I had a mini-meltdown a couple of months ago. I was so angry and frustrated that I was ready to give up on all the political activism/advocacy I’ve been doing the past 2 and half years. The evening before I’d explained for the millionth time (or so it seemed) what kind of help I needed in content creation and dissemination, and it just fell on deaf ears. I know this, because I am STILL struggling this evening.
I angry-drove on back country roads in the very early morning hours, fuming and fussing to myself. I realized how much it was like life in CancerLand.
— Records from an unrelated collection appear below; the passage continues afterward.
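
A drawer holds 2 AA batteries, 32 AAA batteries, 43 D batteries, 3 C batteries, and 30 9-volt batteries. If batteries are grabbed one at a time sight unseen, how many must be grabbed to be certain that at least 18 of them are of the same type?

Treat the 5 types as pigeonholes.
In the worst case we take at most 17 of each type, but all 2 AA and all 3 C (fewer than 17), giving 2 + 17 + 17 + 3 + 17 = 56.
One more battery then forces some type to 18, so 56 + 1 = 57.

57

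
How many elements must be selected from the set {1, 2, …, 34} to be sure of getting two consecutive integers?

18

Partition {1, …, 34} into 17 pairs: {1,2}, {3,4}, …, {33,34}.
Choosing 17 integers — say the 17 even numbers 2, 4, …, 34 — takes one from each pair and avoids the property.
Choosing 18 forces two into the same pair by pigeonhole, and those are consecutive. So 18.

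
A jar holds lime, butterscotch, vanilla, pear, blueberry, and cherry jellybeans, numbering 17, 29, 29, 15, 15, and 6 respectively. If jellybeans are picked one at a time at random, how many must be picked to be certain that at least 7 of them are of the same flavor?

The worst case takes 6 jellybeans of each flavor without reaching 7 of any: 6 × 6 = 36.
The next jellybean must bring some flavor to 7, so 36 + 1 = 37.

37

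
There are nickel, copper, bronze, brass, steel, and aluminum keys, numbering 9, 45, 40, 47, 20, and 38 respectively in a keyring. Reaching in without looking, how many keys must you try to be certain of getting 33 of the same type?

158

Treat the 6 types as pigeonholes.
In the worst case we take at most 32 of each type, but all 9 nickel and all 20 steel (fewer than 32), giving 9 + 32 + 32 + 32 + 20 + 32 = 157.
One more key then forces some type to 33, so 157 + 1 = 158.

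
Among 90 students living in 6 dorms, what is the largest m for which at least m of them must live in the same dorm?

15

If each of the 6 dorms held at most 14, the total would be at most 6 × 14 = 84 < 90, a contradiction.
So at least one holds ⌈90/6⌉ = 15.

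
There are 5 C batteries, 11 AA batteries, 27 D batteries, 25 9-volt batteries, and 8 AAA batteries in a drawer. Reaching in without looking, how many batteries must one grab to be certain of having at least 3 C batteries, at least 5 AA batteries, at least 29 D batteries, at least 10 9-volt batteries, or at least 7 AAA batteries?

The worst case stops just short of every target: 2 C, 4 AA, all 27 D, 9 9-volt, 6 AAA — 2 + 4 + 27 + 9 + 6 = 48 batteries.
One more battery must push some type to its target, so 48 + 1 = 49.

49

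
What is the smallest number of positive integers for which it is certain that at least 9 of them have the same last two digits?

801

There are 100 possible two-digit endings acting as pigeonholes.
With 100 × 8 = 800 positive integers we could place exactly 8 in each, with no class reaching 9.
One more forces some class to hold 9, so 800 + 1 = 801.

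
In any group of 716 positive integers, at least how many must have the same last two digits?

8

There are 100 possible two-digit endings, which serve as the pigeonholes.
If each of the 100 possible two-digit endings held at most 7, the total would be at most 100 × 7 = 700 < 716, a contradiction.
So at least one holds ⌈716/100⌉ = 8.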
One of the reasons I’m not as active here on this blog, on my FB page or @curmudgoe Twitter account is that I look at the conversations there and just think: “been there, done that”. I don’t have the energy to explain, for the millionth time, why warrior metaphors are harmful, that slapping pink on everything doesn’t cure breast cancer, that blaming victims flat out sucks. I just have a hard time getting angry that Facebook/Instagram once again censored a mastectomy patient’s image—didn’t Scorchy Barrington handle that back in 2013 or 14?
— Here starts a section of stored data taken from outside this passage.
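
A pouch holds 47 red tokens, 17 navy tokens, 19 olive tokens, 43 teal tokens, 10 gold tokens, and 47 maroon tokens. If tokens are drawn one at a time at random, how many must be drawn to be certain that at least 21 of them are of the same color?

Treat the 6 colors as pigeonholes.
In the worst case we take at most 20 of each color, but all 17 navy, all 19 olive, and all 10 gold (fewer than 20), giving 20 + 17 + 19 + 20 + 10 + 20 = 106.
One more token then forces some color to 21, so 106 + 1 = 107.

107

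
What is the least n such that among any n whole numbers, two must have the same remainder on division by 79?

80

Two integers differ by a multiple of 79 exactly when they share a remainder mod 79.
There are 79 residue classes mod 79, so 79 integers can all lie in distinct classes.
One more integer must repeat a residue, giving a difference divisible by 79. So n = 79 + 1 = 80.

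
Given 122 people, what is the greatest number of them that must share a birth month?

11

There are 12 months of the year, which serve as the pigeonholes.
If each of the 12 months of the year held at most 10, the total would be at most 12 × 10 = 120 < 122, a contradiction.
So at least one holds ⌈122/12⌉ = 11.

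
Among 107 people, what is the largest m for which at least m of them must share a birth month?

There are 12 months of the year, which serve as the pigeonholes.
If each of the 12 months of the year held at most 8, the total would be at most 12 × 8 = 96 < 107, a contradiction.
So at least one holds ⌈107/12⌉ = 9.

9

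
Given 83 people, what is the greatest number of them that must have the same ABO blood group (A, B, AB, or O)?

21

There are 4 ABO blood groups, which serve as the pigeonholes.
If each of the 4 ABO blood groups held at most 20, the total would be at most 4 × 20 = 80 < 83, a contradiction.
So at least one holds ⌈83/4⌉ = 21.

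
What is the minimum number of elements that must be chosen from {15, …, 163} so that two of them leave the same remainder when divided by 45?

46

Group the integers by remainder mod 45; there are 45 residue classes, each nonempty in this range.
Choosing one from each class (45 integers) avoids any shared remainder.
One more choice must repeat a class, so two differ by a multiple of 45. Hence 45 + 1 = 46.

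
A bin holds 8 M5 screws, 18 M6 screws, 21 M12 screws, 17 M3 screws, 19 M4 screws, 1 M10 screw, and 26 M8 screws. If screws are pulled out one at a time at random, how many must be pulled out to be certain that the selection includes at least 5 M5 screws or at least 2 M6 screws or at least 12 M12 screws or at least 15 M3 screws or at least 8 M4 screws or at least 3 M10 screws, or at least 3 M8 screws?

Each of the 7 sizes has its own threshold; avoid all of them simultaneously.
The worst case stops just short of every target: 4 M5, 1 M6, 11 M12, 14 M3, 7 M4, all 1 M10, 2 M8 — 4 + 1 + 11 + 14 + 7 + 1 + 2 = 40 screws.
One more screw must push some size to its target, so 40 + 1 = 41.

41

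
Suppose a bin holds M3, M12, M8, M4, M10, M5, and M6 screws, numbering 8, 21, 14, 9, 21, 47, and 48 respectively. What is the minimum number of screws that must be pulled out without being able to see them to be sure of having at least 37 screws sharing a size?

146

In the worst case we take at most 36 of each size, but all 8 M3, all 21 M12, all 14 M8, all 9 M4, and all 21 M10 (fewer than 36), giving 8 + 21 + 14 + 9 + 21 + 36 + 36 = 145.
One more screw then forces some size to 37, so 145 + 1 = 146.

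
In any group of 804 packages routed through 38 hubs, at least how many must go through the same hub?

22

The 804 packages fall into 38 hubs.
If each of the 38 hubs held at most 21, the total would be at most 38 × 21 = 798 < 804, a contradiction.
So at least one holds ⌈804/38⌉ = 22.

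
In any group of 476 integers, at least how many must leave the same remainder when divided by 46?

11

The 476 integers fall into 46 residue classes modulo 46.
If each of the 46 residue classes modulo 46 held at most 10, the total would be at most 46 × 10 = 460 < 476, a contradiction.
So at least one holds ⌈476/46⌉ = 11.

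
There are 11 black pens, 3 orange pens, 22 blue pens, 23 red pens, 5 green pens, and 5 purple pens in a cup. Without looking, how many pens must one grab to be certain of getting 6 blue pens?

To avoid blue pens as long as possible, exhaust the other 5 ink colors first.
The worst case draws every non-blue pen first: 11 + 3 + 23 + 5 + 5 = 47.
The next 6 draws are then forced to be blue, giving 47 + 6 = 53.

53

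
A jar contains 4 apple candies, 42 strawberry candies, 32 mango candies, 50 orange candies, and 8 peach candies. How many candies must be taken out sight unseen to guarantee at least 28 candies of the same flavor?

Treat the 5 flavors as pigeonholes.
In the worst case we take at most 27 of each flavor, but all 4 apple and all 8 peach (fewer than 27), giving 4 + 27 + 27 + 27 + 8 = 93.
One more candy then forces some flavor to 28, so 93 + 1 = 94.

94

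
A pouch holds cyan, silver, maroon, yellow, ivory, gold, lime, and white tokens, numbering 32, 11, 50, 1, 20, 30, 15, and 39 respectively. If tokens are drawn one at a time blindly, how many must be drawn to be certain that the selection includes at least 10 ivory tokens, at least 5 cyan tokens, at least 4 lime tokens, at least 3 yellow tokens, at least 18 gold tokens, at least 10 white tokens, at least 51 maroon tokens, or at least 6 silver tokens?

99

Each of the 8 colors has its own threshold; avoid all of them simultaneously.
The worst case stops just short of every target: 4 cyan, 5 silver, 50 maroon, all 1 yellow, 9 ivory, 17 gold, 3 lime, 9 white — 4 + 5 + 50 + 1 + 9 + 17 + 3 + 9 = 98 tokens.
One more token must push some color to its target, so 98 + 1 = 99.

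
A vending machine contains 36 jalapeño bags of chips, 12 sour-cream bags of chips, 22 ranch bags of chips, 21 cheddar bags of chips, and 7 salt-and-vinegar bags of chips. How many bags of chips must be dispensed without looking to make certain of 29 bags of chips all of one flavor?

91

Treat the 5 flavors as pigeonholes.
In the worst case we take at most 28 of each flavor, but all 12 sour-cream, all 22 ranch, all 21 cheddar, and all 7 salt-and-vinegar (fewer than 28), giving 28 + 12 + 22 + 21 + 7 = 90.
One more bag of chips then forces some flavor to 29, so 90 + 1 = 91.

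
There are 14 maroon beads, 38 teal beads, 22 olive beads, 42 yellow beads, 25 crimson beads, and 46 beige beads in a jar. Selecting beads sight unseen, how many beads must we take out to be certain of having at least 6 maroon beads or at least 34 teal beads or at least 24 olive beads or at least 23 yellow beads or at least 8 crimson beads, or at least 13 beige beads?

102

The worst case stops just short of every target: 5 maroon, 33 teal, all 22 olive, 22 yellow, 7 crimson, 12 beige — 5 + 33 + 22 + 22 + 7 + 12 = 101 beads.
One more bead must push some color to its target, so 101 + 1 = 102.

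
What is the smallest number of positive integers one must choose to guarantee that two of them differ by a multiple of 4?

Two integers differ by a multiple of 4 exactly when they share a remainder mod 4.
There are 4 residue classes mod 4, so 4 integers can all lie in distinct classes.
One more integer must repeat a residue, giving a difference divisible by 4. So n = 4 + 1 = 5.

5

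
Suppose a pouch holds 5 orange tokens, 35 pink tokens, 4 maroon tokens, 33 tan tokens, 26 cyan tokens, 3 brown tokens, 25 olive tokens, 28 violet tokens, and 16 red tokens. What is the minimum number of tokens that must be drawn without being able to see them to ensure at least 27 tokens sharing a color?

In the worst case we take at most 26 of each color, but all 5 orange, all 4 maroon, all 3 brown, all 25 olive, and all 16 red (fewer than 26), giving 5 + 26 + 4 + 26 + 26 + 3 + 25 + 26 + 16 = 157.
One more token then forces some color to 27, so 157 + 1 = 158.

158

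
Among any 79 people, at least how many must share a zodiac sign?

The 79 people fall into 12 zodiac signs.
If each of the 12 zodiac signs held at most 6, the total would be at most 12 × 6 = 72 < 79, a contradiction.
So at least one holds ⌈79/12⌉ = 7.

7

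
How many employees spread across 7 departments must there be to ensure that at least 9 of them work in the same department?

57

There are 7 departments acting as pigeonholes.
With 7 × 8 = 56 employees we could place exactly 8 in each, with no class reaching 9.
One more forces some class to hold 9, so 56 + 1 = 57.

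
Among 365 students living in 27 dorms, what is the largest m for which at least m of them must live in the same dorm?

The 365 students fall into 27 dorms.
If each of the 27 dorms held at most 13, the total would be at most 27 × 13 = 351 < 365, a contradiction.
So at least one holds ⌈365/27⌉ = 14.

14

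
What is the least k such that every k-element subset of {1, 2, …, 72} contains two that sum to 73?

37

Partition {1, …, 72} into 36 pairs: {1,72}, {2,71}, …, {36,37}.
Choosing 36 integers — say the integers 1 through 36 — takes one from each pair and avoids the property.
Choosing 37 forces two into the same pair by pigeonhole, and those sum to 73. So 37.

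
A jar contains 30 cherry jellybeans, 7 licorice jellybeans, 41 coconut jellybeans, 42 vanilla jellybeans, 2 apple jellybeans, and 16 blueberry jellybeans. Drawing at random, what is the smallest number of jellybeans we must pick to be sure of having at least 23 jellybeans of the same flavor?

In the worst case we take at most 22 of each flavor, but all 7 licorice, all 2 apple, and all 16 blueberry (fewer than 22), giving 22 + 7 + 22 + 22 + 2 + 16 = 91.
One more jellybean then forces some flavor to 23, so 91 + 1 = 92.

92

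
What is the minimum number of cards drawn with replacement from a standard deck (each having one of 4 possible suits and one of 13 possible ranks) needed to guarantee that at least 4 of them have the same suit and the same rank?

There are 4 × 13 = 52 (suit, rank) combinations acting as pigeonholes.
With 52 × 3 = 156 cards drawn with replacement from a standard deck we could place exactly 3 in each, with no (suit, rank) pair reaching 4.
One more forces some (suit, rank) pair to hold 4, so 156 + 1 = 157.

157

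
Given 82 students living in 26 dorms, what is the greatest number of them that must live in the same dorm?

The 82 students fall into 26 dorms.
If each of the 26 dorms held at most 3, the total would be at most 26 × 3 = 78 < 82, a contradiction.
So at least one holds ⌈82/26⌉ = 4.

4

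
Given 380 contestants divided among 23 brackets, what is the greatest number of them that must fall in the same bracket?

17

The 380 contestants fall into 23 brackets.
If each of the 23 brackets held at most 16, the total would be at most 23 × 16 = 368 < 380, a contradiction.
So at least one holds ⌈380/23⌉ = 17.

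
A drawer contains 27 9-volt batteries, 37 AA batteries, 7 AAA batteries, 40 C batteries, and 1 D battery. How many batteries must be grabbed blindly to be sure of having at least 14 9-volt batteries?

The worst case draws every non-9-volt battery first: 37 + 7 + 40 + 1 = 85.
The next 14 draws are then forced to be 9-volt, giving 85 + 14 = 99.

99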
I took a few breaths and reminded myself of something I wrote a few years ago. It is up to us. I once was very motivated to keep explaining the shittiness of cancer, of letting the more recently diagnosed know that no, it isn’t all pink ribbons and beers for boobies parties. That it’s OK to hate it, because so many others of us who’ve gone before hate it too. Don’t have anything nice to say? Good, come sit with us (to paraphrase Dorothy Parker).
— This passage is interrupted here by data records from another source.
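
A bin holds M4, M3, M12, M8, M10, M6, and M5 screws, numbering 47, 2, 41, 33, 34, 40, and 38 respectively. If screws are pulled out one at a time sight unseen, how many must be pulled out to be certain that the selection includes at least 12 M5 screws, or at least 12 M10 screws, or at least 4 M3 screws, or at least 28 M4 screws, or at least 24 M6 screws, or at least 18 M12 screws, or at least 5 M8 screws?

Each of the 7 sizes has its own threshold; avoid all of them simultaneously.
The worst case stops just short of every target: 27 M4, all 2 M3, 17 M12, 4 M8, 11 M10, 23 M6, 11 M5 — 27 + 2 + 17 + 4 + 11 + 23 + 11 = 95 screws.
One more screw must push some size to its target, so 95 + 1 = 96.

96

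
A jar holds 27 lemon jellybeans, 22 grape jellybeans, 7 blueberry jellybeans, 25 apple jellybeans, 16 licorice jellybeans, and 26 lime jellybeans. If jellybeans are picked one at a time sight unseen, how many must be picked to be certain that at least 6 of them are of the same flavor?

31

The worst case takes 5 jellybeans of each flavor without reaching 6 of any: 6 × 5 = 30.
The next jellybean must bring some flavor to 6, so 30 + 1 = 31.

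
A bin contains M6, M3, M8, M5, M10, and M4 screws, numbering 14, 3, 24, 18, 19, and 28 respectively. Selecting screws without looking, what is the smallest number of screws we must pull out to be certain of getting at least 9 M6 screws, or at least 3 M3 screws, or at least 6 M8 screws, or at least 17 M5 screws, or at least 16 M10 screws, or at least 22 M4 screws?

68

The worst case stops just short of every target: 8 M6, 2 M3, 5 M8, 16 M5, 15 M10, 21 M4 — 8 + 2 + 5 + 16 + 15 + 21 = 67 screws.
One more screw must push some size to its target, so 67 + 1 = 68.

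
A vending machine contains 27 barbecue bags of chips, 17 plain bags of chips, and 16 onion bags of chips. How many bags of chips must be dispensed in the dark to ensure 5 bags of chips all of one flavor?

The worst case takes 4 bags of chips of each flavor without reaching 5 of any: 3 × 4 = 12.
The next bag of chips must bring some flavor to 5, so 12 + 1 = 13.

13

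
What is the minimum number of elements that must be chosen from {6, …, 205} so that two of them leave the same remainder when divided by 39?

Use the pigeonhole principle on residue classes: group the integers by remainder mod 39; there are 39 residue classes, each nonempty in this range.
Choosing one from each class (39 integers) avoids any shared remainder.
One more choice must repeat a class, so two differ by a multiple of 39. Hence 39 + 1 = 40.

40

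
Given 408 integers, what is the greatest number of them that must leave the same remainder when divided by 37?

If each of the 37 residue classes modulo 37 held at most 11, the total would be at most 37 × 11 = 407 < 408, a contradiction.
So at least one holds ⌈408/37⌉ = 12.

12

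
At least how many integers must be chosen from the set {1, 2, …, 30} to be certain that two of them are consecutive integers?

Partition {1, …, 30} into 15 pairs: {1,2}, {3,4}, …, {29,30}.
Choosing 15 integers — say the 15 even numbers 2, 4, …, 30 — takes one from each pair and avoids the property.
Choosing 16 forces two into the same pair by pigeonhole, and those are consecutive. So 16.

16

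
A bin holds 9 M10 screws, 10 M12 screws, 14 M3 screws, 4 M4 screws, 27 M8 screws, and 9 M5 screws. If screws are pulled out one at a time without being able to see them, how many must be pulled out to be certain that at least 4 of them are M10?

68

The worst case draws every non-M10 screw first: 10 + 14 + 4 + 27 + 9 = 64.
The next 4 draws are then forced to be M10, giving 64 + 4 = 68.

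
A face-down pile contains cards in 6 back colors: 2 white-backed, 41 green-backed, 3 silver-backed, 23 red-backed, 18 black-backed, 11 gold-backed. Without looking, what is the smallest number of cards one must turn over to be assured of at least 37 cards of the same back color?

Treat the 6 back colors as pigeonholes.
In the worst case we take at most 36 of each back color, but all 2 white-backed, all 3 silver-backed, all 23 red-backed, all 18 black-backed, and all 11 gold-backed (fewer than 36), giving 2 + 36 + 3 + 23 + 18 + 11 = 93.
One more card then forces some back color to 37, so 93 + 1 = 94.

94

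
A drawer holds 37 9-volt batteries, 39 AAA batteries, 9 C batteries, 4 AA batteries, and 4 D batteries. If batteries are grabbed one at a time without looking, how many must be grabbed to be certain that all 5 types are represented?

The hardest type to obtain is AA: we could draw every other battery first — 93 − 4 = 89 batteries — without a single AA one.
The next draw must be AA, so 89 + 1 = 90.

90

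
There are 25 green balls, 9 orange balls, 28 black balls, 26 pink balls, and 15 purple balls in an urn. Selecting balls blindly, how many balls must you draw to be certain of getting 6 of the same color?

26

The worst case takes 5 balls of each color without reaching 6 of any: 5 × 5 = 25.
The next ball must bring some color to 6, so 25 + 1 = 26.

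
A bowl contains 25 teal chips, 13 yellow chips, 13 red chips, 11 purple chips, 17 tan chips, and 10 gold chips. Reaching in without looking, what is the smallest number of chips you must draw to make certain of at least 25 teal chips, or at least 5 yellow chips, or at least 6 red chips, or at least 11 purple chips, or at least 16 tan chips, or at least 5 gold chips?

Each of the 6 colors has its own threshold; avoid all of them simultaneously.
The worst case stops just short of every target: 24 teal, 4 yellow, 5 red, 10 purple, 15 tan, 4 gold — 24 + 4 + 5 + 10 + 15 + 4 = 62 chips.
One more chip must push some color to its target, so 62 + 1 = 63.

63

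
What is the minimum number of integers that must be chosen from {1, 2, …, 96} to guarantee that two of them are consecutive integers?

Partition {1, …, 96} into 48 pairs: {1,2}, {3,4}, …, {95,96}.
Choosing 48 integers — say the 48 even numbers 2, 4, …, 96 — takes one from each pair and avoids the property.
Choosing 49 forces two into the same pair by pigeonhole, and those are consecutive. So 49.

49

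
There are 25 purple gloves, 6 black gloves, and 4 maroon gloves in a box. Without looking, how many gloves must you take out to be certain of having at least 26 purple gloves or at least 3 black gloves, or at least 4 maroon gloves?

Each of the 3 colors has its own threshold; avoid all of them simultaneously.
The worst case stops just short of every target: 25 purple, 2 black, 3 maroon — 25 + 2 + 3 = 30 gloves.
One more glove must push some color to its target, so 30 + 1 = 31.

31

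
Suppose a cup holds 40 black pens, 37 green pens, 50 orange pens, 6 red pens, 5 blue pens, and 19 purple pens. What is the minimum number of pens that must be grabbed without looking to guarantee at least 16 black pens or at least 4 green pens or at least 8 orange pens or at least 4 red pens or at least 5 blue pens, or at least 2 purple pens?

The worst case stops just short of every target: 15 black, 3 green, 7 orange, 3 red, 4 blue, 1 purple — 15 + 3 + 7 + 3 + 4 + 1 = 33 pens.
One more pen must push some ink color to its target, so 33 + 1 = 34.

34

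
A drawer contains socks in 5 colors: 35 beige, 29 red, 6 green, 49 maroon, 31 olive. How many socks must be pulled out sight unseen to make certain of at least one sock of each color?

The hardest color to obtain is green: we could draw every other sock first — 150 − 6 = 144 socks — without a single green one.
The next draw must be green, so 144 + 1 = 145.

145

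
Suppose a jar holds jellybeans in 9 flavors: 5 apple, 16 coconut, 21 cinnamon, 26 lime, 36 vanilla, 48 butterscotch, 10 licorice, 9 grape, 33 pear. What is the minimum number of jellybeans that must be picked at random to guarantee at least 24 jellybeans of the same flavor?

154

In the worst case we take at most 23 of each flavor, but all 5 apple, all 16 coconut, all 21 cinnamon, all 10 licorice, and all 9 grape (fewer than 23), giving 5 + 16 + 21 + 23 + 23 + 23 + 10 + 9 + 23 = 153.
One more jellybean then forces some flavor to 24, so 153 + 1 = 154.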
This isn’t a job exactly, this cancer advocacy, nor is my political volunteering. The newly diagnosed will come to realize some truly crappy insights, and it is my choice to support and help them expand. Their people around them might not be helpful, and I—along with other long-time bloggers—have a few tools to help with that. Same with my other activities. I must stand firm, and explain, for the millionth time, maybe in a different way, what they need to hear, so I can get what I need, so that change can actually happen. I still believe in that, as jaded and cynical as I am.
Now, if THAT isn’t a helluva cancer lesson, ha ha.